The CARES Act Steering Committee helped advise the state on how to spend federal pandemic stimulus. The committee for post-peak response advised the state on how to reopen without causing a second wave of the virus. The testing advisory group was established to counsel the state when tests were limited. The technical advisory board helped with contact tracing, while the winter task force helped the state manage hospital capacity when cases were expected to surge.

Sanders said she would not impose "mask mandates or vaccine mandates" and promised voters she "would not shut down churches and schools" if elected.

"The first case of covid-19 was identified more than three years ago, and it is time for Arkansas -- and America -- to get back to normal," the Republican governor said in the release.

Most of the pandemic restrictions in Arkansas are gone. The order Sanders signed Friday was the ninth she has signed since taking office Tuesday.

In September 2021, Hutchinson let the state's covid-19 public health emergency expire and in March 2021 he ended the state's mask mandate.

Some of Hutchinson's covid-19 policies put him at odds with lawmakers, who wrestled more control from the Republican governor during the pandemic.

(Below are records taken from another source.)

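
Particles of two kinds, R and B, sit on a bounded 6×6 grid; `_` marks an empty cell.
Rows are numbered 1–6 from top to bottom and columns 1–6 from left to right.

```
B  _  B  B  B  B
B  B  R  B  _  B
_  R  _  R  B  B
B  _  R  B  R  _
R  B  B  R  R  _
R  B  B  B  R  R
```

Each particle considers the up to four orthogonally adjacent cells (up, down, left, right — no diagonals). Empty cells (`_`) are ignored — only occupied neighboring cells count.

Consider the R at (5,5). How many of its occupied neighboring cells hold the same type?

Occupied neighbors of (5,5): (4,5)=R, (6,5)=R, (5,4)=R.
Same type (R): 3 of 3.

3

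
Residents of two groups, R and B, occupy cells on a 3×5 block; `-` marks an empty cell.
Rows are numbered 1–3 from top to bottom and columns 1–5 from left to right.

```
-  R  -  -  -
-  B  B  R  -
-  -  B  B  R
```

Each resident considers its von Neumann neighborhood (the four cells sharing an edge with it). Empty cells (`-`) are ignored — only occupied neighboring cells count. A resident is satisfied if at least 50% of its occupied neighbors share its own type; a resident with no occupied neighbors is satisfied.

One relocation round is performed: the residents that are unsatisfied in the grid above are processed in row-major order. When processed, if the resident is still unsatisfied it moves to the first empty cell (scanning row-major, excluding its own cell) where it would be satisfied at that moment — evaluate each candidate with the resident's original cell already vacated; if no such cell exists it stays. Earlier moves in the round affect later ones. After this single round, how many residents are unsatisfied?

Initially unsatisfied (in order): (1,2), (2,4), (3,4), (3,5).
  (1,2) → (1,1).
  (2,4) → (1,2).
  (3,4): now satisfied by earlier moves; stays.
  (3,5) → (1,3).
Resulting grid:
R R R - -
- B B - -
- - B B -
All satisfied now.

0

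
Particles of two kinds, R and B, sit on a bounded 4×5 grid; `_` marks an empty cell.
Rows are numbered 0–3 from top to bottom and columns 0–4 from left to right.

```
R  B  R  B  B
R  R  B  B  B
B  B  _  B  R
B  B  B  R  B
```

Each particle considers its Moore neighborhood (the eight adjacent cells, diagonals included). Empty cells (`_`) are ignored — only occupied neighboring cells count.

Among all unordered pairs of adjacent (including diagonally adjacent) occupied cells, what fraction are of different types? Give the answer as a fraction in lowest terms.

Scan each occupied cell's neighbors to the right and below (and the two forward diagonals) so each pair is counted once.
From row 0: 7 unlike of 17 pairs (running 7/17).
From row 1: 7 unlike of 14 pairs (running 14/31).
From row 2: 3 unlike of 12 pairs (running 17/43).
From row 3: 2 unlike of 4 pairs (running 19/47).
Total adjacent occupied pairs: 47; unlike-type pairs: 19.
19/47 is already in lowest terms.

19/47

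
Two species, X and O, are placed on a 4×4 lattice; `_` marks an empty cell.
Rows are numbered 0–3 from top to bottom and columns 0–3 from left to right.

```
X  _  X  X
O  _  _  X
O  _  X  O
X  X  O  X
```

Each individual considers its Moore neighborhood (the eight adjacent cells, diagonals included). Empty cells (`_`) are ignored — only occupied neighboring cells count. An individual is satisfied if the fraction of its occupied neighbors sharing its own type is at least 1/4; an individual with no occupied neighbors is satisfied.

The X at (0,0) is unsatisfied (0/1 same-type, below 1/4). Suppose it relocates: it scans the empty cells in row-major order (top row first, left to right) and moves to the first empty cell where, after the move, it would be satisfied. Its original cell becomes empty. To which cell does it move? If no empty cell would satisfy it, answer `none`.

(0,1)

Vacating (0,0). Empty cells in order:
  (0,1): 1/2 same-type → satisfied — stop here.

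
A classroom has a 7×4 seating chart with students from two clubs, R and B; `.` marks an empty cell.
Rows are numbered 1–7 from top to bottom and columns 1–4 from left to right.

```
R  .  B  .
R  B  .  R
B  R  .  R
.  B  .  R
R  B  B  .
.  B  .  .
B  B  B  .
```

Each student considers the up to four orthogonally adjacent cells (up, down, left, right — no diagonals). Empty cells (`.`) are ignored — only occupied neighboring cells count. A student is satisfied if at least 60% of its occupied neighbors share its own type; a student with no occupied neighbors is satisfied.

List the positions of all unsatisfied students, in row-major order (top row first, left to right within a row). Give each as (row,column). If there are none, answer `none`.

(2,1), (2,2), (3,1), (3,2), (4,2), (5,1)

(1,1)R 1/1 ok
(1,3)B 0/0 ok
(2,1)R 1/3 unhappy
(2,2)B 0/2 unhappy
(2,4)R 1/1 ok
(3,1)B 0/2 unhappy
(3,2)R 0/3 unhappy
(3,4)R 2/2 ok
(4,2)B 1/2 unhappy
(4,4)R 1/1 ok
(5,1)R 0/1 unhappy
(5,2)B 3/4 ok
(5,3)B 1/1 ok
(6,2)B 2/2 ok
(7,1)B 1/1 ok
(7,2)B 3/3 ok
(7,3)B 1/1 ok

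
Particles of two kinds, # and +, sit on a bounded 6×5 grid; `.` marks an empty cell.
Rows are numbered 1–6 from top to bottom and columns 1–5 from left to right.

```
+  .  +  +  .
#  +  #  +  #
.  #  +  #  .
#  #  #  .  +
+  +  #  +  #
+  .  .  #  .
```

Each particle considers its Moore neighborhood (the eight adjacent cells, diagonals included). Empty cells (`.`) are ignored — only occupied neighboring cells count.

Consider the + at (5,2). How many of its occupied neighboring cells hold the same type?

2

Occupied neighbors of (5,2): (4,1)=#, (4,2)=#, (4,3)=#, (5,1)=+, (5,3)=#, (6,1)=+.
Same type (+): 2 of 6.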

One law, Act 403, passed by the General Assembly in 2021, requires the Legislative Council to approve any emergency declarations after 60 days.

Hutchinson held daily covid-19 news conferences with state health officials to brief the public on the latest coronavirus numbers.

In 2021, Hutchinson traveled the state with health officials to promote the covid-19 vaccines but resisted calls for a vaccine mandate.

In July 2021, Sanders wrote in an opinion piece in the Democrat-Gazette in support of vaccination against covid-19.

"Based on the advice of my doctor, I determined that the benefits of getting vaccinated outweighed any potential risks," Sanders wrote. "I was also reassured after President Trump and his family were vaccinated. If getting vaccinated was safe enough for them, I felt it was safe enough for me."